The reports highlight a gradual shift in consumer behaviour, improved investment patterns, and stronger market fundamentals, signalling enhanced efficiency in how Kenyans are earning, spending, and investing.
Speaking during the launch, Gerald Gondo, Group Chief Investment Officer at ICEA LION Group, said the findings reflect a maturing economy that is balancing consumption growth with long-term financial prudence.
“Monetary stability and disciplined fiscal management are creating a rare window for investors to focus on quality—both in public spending and private investment decisions,” Gondo said.
Findings from the ILAM Consumer Spending Index—which surveyed 1,200 consumers and 200 retail businesses—indicate that spending growth in Kenya is being driven by increased purchases rather than price inflation. One-third of respondents reported higher spending due to more purchases, compared to just one-quarter in the previous quarter.
Moreover, the proportion of income allocated to savings, investments, and insurance increased marginally, reflecting growing financial literacy and better money management among Kenyan households. SACCOs, commercial banks, and chamas remain the preferred vehicles for these investments.
“The improvement in spending quality shows that Kenyans are not just spending more—they are spending smarter,” said Judd Murigi, Head of Research at ICEA LION Asset Management.
“Households are striking a better balance between consumption, savings, and investment, which is critical for long-term economic resilience.”

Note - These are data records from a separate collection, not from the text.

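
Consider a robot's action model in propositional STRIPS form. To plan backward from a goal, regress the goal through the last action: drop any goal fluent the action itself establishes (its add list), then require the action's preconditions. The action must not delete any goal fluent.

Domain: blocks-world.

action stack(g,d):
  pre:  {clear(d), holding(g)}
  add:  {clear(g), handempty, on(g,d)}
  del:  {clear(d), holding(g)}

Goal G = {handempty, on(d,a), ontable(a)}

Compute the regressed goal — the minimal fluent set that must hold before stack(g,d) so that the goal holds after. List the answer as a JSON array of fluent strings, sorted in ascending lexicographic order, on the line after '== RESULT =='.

Compute (G \ add) ∪ pre:
  G ∩ del = {}  (empty — regression defined)
  G \ add = {handempty, on(d,a), ontable(a)} \ {clear(g), handempty, on(g,d)} = {on(d,a), ontable(a)}
  ∪ pre   = {on(d,a), ontable(a)} ∪ {clear(d), holding(g)}
          = {clear(d), holding(g), on(d,a), ontable(a)}

== RESULT ==
["clear(d)", "holding(g)", "on(d,a)", "ontable(a)"]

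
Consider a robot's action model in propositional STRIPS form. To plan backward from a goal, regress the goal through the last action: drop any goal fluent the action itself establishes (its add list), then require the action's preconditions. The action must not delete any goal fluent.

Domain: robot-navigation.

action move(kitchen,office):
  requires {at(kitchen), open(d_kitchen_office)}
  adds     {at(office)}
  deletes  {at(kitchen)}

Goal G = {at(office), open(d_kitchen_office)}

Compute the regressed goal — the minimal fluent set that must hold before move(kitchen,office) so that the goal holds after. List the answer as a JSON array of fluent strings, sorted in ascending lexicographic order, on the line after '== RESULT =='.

Compute (G \ add) ∪ pre:
  G ∩ del = {}  (empty — regression defined)
  G \ add = {at(office), open(d_kitchen_office)} \ {at(office)} = {open(d_kitchen_office)}
  ∪ pre   = {open(d_kitchen_office)} ∪ {at(kitchen), open(d_kitchen_office)}
          = {at(kitchen), open(d_kitchen_office)}

== RESULT ==
["at(kitchen)", "open(d_kitchen_office)"]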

Resilient Growth Amid Policy Credibility Kenya’s economy remains on a steady growth path, with GDP projected to expand by 5.2% in 2025, buoyed by a recovery in agriculture, a robust services sector, and improving credit access.
The Central Bank of Kenya’s decision to cut the base rate to 9.25%—with inflation contained at 4.6%—has boosted confidence in the country’s policy framework.

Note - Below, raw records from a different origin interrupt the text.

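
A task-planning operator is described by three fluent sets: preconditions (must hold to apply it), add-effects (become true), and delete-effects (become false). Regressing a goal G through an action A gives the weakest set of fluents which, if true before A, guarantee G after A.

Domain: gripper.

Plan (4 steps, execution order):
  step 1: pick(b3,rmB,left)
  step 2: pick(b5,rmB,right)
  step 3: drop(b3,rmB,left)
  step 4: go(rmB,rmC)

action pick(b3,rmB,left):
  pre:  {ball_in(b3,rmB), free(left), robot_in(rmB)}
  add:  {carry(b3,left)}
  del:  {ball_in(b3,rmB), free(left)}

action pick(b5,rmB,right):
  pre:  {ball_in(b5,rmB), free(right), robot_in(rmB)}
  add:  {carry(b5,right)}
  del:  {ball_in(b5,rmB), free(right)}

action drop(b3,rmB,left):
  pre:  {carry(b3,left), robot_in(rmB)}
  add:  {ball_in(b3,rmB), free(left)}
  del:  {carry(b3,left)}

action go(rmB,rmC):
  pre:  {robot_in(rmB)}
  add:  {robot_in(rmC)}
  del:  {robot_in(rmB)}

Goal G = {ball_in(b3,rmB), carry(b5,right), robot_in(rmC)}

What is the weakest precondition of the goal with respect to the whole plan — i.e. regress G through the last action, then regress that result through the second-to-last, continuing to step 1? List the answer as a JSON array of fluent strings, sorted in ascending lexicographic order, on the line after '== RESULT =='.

Work backward from the goal:
  through step 4 (go(rmB,rmC)): drop {robot_in(rmC)}, keep {ball_in(b3,rmB), carry(b5,right)}, require {robot_in(rmB)}
    → {ball_in(b3,rmB), carry(b5,right), robot_in(rmB)}
  through step 3 (drop(b3,rmB,left)): drop {ball_in(b3,rmB)}, keep {carry(b5,right), robot_in(rmB)}, require {carry(b3,left), robot_in(rmB)}
    → {carry(b3,left), carry(b5,right), robot_in(rmB)}
  through step 2 (pick(b5,rmB,right)): drop {carry(b5,right)}, keep {carry(b3,left), robot_in(rmB)}, require {ball_in(b5,rmB), free(right), robot_in(rmB)}
    → {ball_in(b5,rmB), carry(b3,left), free(right), robot_in(rmB)}
  through step 1 (pick(b3,rmB,left)): drop {carry(b3,left)}, keep {ball_in(b5,rmB), free(right), robot_in(rmB)}, require {ball_in(b3,rmB), free(left), robot_in(rmB)}
    → {ball_in(b3,rmB), ball_in(b5,rmB), free(left), free(right), robot_in(rmB)}

== RESULT ==
["ball_in(b3,rmB)", "ball_in(b5,rmB)", "free(left)", "free(right)", "robot_in(rmB)"]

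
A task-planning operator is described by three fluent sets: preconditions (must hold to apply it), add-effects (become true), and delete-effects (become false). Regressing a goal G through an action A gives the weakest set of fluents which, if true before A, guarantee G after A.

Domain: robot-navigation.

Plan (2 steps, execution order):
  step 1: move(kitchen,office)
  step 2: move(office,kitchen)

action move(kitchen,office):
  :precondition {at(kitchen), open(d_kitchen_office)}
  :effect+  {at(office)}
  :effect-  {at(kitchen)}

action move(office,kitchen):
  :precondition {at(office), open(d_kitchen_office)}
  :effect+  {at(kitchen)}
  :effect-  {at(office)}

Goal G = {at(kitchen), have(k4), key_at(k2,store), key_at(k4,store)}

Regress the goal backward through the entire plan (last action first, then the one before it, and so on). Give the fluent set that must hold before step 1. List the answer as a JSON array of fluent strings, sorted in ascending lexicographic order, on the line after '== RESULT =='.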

Gondo noted that Kenya’s disciplined monetary stance and policy independence have helped sustain foreign investor confidence and currency stability. In 2025, CBK Governor Kamau Thugge was awarded an “A” rating by Global Finance Magazine for his leadership in inflation management and exchange rate stability.
This credibility has strengthened the Nairobi Securities Exchange (NSE), which continues to record strong performance driven by renewed local and foreign demand. “Currency stability and lower fixed-income yields are encouraging investors to reallocate capital into equities and alternative assets,” Gondo added.
The consumer index shows a rebound in retail sales, with more than 60% of businesses reporting higher sales between June and September compared to the same period in 2024. Importantly, these gains were largely driven by increased customer numbers rather than price hikes, suggesting healthier demand.
Among urban centres, Nakuru and Mombasa recorded the strongest sales growth, while Nyeri had the highest proportion of businesses reporting lower sales.
At the income level, the upper-middle and high-income segments reported the biggest gains, while low-income households continued to face stagnation. Half of respondents said their income remained flat compared to the same quarter in 2024—the highest level of stagnant income recorded this year.
The findings suggest that Kenya is entering a phase of qualitative economic growth, where spending, investment, and consumption decisions are increasingly guided by value rather than volume.
With monetary stability, improved consumer sentiment, and a deepening financial culture, analysts say Kenya is moving toward a more balanced and sustainable economic model—anchored not only on growth, but on the quality of spending that drives it.